Tentatively called Ananda Alert, the initiative is to be formulated into a Jamaica Child Recovery Strategy and Response programme. The missing-child emergency response system would clone the Amber Alert model in the United States.
Monster
"This came out of a discussion we had at the local government, how we were going to tackle this monster that has beset this country," Montague said.
The highly publicised case of Ananda Dean, an 11-year-old St Andrew girl who disappeared in September after leaving school for home, is the catalyst for the formation of the programme.
The formulation of this national response programme, spearheaded by local government, will work in conjunction with a task force that was established by Prime Minister Bruce Golding last week to review the institutional arrange-ments to care and protect children.
The junior minister said, local government is best suited to head this programme as it has linkages with various agencies islandwide.
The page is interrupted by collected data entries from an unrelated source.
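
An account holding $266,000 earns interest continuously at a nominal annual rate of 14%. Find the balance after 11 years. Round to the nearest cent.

$1,240,781.01

A = P·e^(rt) = 266,000·e^(0.14·11) = 266,000·e^1.54.
e^1.54 ≈ 4.664590270988, so A ≈ 1,240,781.0121.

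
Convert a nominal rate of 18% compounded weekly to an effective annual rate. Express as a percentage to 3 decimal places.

19.685%

EAR = (1 + 18%/52)^52 − 1 = (1 + 0.00346154)^52 − 1.
(1 + 0.00346154)^52 ≈ 1.196845, so EAR ≈ 19.68453%.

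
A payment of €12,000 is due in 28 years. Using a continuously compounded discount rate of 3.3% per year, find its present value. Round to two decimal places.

P = A·e^(−rt) = 12,000·e^(−0.924).
e^(−0.924) ≈ 0.39692814883, so P ≈ 4,763.1378.

€4,763.14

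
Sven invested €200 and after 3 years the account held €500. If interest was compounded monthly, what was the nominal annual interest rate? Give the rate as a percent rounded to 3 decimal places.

The 36-period growth factor is 500/200 = 2.5.
r/12 = 2.5^(1/36) − 1 ≈ 0.0257792, so r ≈ 12·0.0257792 = 30.93504%.

30.935%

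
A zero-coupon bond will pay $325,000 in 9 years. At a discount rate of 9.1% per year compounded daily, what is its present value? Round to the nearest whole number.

Periodic rate = 9.1%/365 = 0.000249315; 3285 periods.
P = 325,000/(1 + 0.091/365)^3285 ≈ 325,000/2.26799894896 ≈ 143,298.1264.

$143,298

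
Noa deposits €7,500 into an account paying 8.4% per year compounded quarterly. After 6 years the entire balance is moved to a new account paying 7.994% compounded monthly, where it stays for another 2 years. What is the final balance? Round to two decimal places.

€14,483.84

Phase 1: 7,500·(1 + 0.021)^24 ≈ 12,350.3445.
Phase 2: 12,350.3445·(1 + 0.07994/12)^24 ≈ 14,483.8434.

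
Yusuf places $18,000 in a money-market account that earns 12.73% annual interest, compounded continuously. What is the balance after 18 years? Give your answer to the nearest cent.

$177,997.90

A = P·e^(rt) = 18,000·e^(0.1273·18) = 18,000·e^2.2914.
e^2.2914 ≈ 9.88877227588, so A ≈ 177,997.9010.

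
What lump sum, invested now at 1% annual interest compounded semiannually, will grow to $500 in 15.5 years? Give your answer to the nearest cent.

Growth factor = (1 + 0.005)^31 ≈ 1.16720708.
P = 500/1.16720708 ≈ 428.3730.

$428.37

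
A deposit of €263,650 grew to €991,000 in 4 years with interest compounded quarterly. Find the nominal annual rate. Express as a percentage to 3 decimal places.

The 16-period growth factor is 991,000/263,650 = 3.75877.
r/4 = 3.75877^(1/16) − 1 ≈ 0.0862765, so r ≈ 4·0.0862765 = 34.51058%.

34.511%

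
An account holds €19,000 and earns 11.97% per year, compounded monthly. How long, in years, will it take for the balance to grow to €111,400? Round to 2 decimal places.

14.85 years

(1 + 0.009975)^(12t) = 111,400/19,000 = 5.8632.
12t·ln(1 + 0.009975) = ln(5.8632); 12t = 1.7687/0.00992558 ≈ 178.1950.
t ≈ 14.8496 years.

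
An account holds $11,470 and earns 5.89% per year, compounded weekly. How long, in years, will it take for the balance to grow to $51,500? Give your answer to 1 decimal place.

25.5 years

(1 + 0.00113269)^(52t) = 51,500/11,470 = 4.49.
52t·ln(1 + 0.00113269) = ln(4.49); 52t = 1.5018/0.00113205 ≈ 1326.6597.
t ≈ 25.5127 years.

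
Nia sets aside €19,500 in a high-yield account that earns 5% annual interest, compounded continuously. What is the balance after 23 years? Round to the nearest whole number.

€61,585

A = P·e^(rt) = 19,500·e^(0.05·23) = 19,500·e^1.15.
e^1.15 ≈ 3.1581929097, so A ≈ 61,584.7617.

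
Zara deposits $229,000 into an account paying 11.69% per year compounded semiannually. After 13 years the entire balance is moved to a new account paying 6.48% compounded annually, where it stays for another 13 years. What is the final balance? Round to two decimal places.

Phase 1: 229,000·(1 + 0.05845)^26 ≈ 1,002,915.8869.
Phase 2: 1,002,915.8869·(1 + 0.0648)^13 ≈ 2,268,553.6940.

$2,268,553.69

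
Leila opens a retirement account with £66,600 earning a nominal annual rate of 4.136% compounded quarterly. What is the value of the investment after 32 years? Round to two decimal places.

£248,496.51

Periodic rate = 4.136%/4 = 0.01034; periods = 4·32 = 128.
A = 66,600·(1 + 0.01034)^128 ≈ 66,600·3.73117876725 ≈ 248,496.5059.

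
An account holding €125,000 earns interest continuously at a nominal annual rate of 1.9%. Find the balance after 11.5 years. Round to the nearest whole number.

€155,526

A = P·e^(rt) = 125,000·e^(0.019·11.5) = 125,000·e^0.2185.
e^0.2185 ≈ 1.24420901663, so A ≈ 155,526.1271.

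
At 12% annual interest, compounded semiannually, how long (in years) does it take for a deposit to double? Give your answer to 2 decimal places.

5.95 years

(1 + 0.06)^(2t) = 2.
2t = ln 2 / ln(1 + 0.06) ≈ 0.69315/0.0582689 ≈ 11.8957.
t ≈ 5.9478.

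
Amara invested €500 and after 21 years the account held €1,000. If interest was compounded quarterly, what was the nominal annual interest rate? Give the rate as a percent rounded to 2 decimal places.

The 84-period growth factor is 1,000/500 = 2.
r/4 = 2^(1/84) − 1 ≈ 0.00828589, so r ≈ 4·0.00828589 = 3.31436%.

3.31%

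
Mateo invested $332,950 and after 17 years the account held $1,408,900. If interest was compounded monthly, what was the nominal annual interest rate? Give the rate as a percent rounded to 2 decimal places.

(1 + r/12)^204 = 1,408,900/332,950 = 4.23157.
1 + r/12 = 4.23157^(1/204) ≈ 1.007096, so r/12 ≈ 0.00709649.
r ≈ 12·0.00709649 = 8.51579%.

8.52%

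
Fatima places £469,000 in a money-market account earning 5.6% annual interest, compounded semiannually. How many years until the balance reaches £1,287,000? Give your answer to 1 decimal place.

18.3 years

(1 + 0.028)^(2t) = 1,287,000/469,000 = 2.7441.
2t·ln(1 + 0.028) = ln(2.7441); 2t = 1.0095/0.0276152 ≈ 36.5548.
t ≈ 18.2774 years.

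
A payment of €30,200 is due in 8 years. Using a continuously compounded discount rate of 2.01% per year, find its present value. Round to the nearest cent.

P = A·e^(−rt) = 30,200·e^(−0.1608).
e^(−0.1608) ≈ 0.85146234655, so P ≈ 25,714.1629.

€25,714.16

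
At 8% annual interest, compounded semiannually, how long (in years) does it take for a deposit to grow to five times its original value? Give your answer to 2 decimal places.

20.52 years

(1 + 0.04)^(2t) = 5.
2t = ln 5 / ln(1 + 0.04) ≈ 1.6094/0.0392207 ≈ 41.0354.
t ≈ 20.5177.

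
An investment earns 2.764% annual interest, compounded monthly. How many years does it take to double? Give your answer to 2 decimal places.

(1 + 0.00230333)^(12t) = 2.
12t = ln 2 / ln(1 + 0.00230333) ≈ 0.69315/0.00230068 ≈ 301.2786.
t ≈ 25.1066.

25.11 years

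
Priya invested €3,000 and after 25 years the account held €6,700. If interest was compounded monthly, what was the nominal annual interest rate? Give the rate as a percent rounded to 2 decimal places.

3.22%

(1 + r/12)^300 = 6,700/3,000 = 2.23333.
1 + r/12 = 2.23333^(1/300) ≈ 1.002682, so r/12 ≈ 0.00268191.
r ≈ 12·0.00268191 = 3.21829%.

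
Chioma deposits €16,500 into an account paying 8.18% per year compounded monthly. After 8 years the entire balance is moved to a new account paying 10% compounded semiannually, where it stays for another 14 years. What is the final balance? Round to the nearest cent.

After 8 years at 8.18%: 16,500 × 1.91972063167 ≈ 31,675.3904.
Then 14 years at 10%: 31,675.3904 × 3.92012913846 ≈ 124,171.6210.

€124,171.62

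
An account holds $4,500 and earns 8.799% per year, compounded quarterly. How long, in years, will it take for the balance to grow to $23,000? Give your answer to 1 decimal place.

(1 + 0.0219975)^(4t) = 23,000/4,500 = 5.1111.
4t·ln(1 + 0.0219975) = ln(5.1111); 4t = 1.6314/0.021759 ≈ 74.9765.
t ≈ 18.7441 years.

18.7 years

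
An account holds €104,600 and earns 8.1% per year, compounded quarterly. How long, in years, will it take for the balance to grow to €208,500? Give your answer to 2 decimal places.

We need (1 + 0.02025)^(4t) = 1.9933, so 4t = ln 1.9933 / ln 1.02025 ≈ 34.4077.
t ≈ 34.4077/4 = 8.6019 years.

8.60 years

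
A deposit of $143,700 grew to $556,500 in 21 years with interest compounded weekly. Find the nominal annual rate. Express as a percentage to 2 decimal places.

6.45%

(1 + r/52)^1092 = 556,500/143,700 = 3.87265.
1 + r/52 = 3.87265^(1/1092) ≈ 1.001241, so r/52 ≈ 0.00124064.
r ≈ 52·0.00124064 = 6.45133%.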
Under the new alert system, once a parent makes a missing-child report to the police, it is envisioned that the police will alert the abduction alert desk to the local authority.
The aim is to launch the programme in November, which is being commemorated as Local Government Month.
Police statistics show that some 63 children have been murdered since January.
Since January at least 737 children have been reported missing — 177 boys and 560 girls.
Of number of children reported missing more than 200 children have not been found.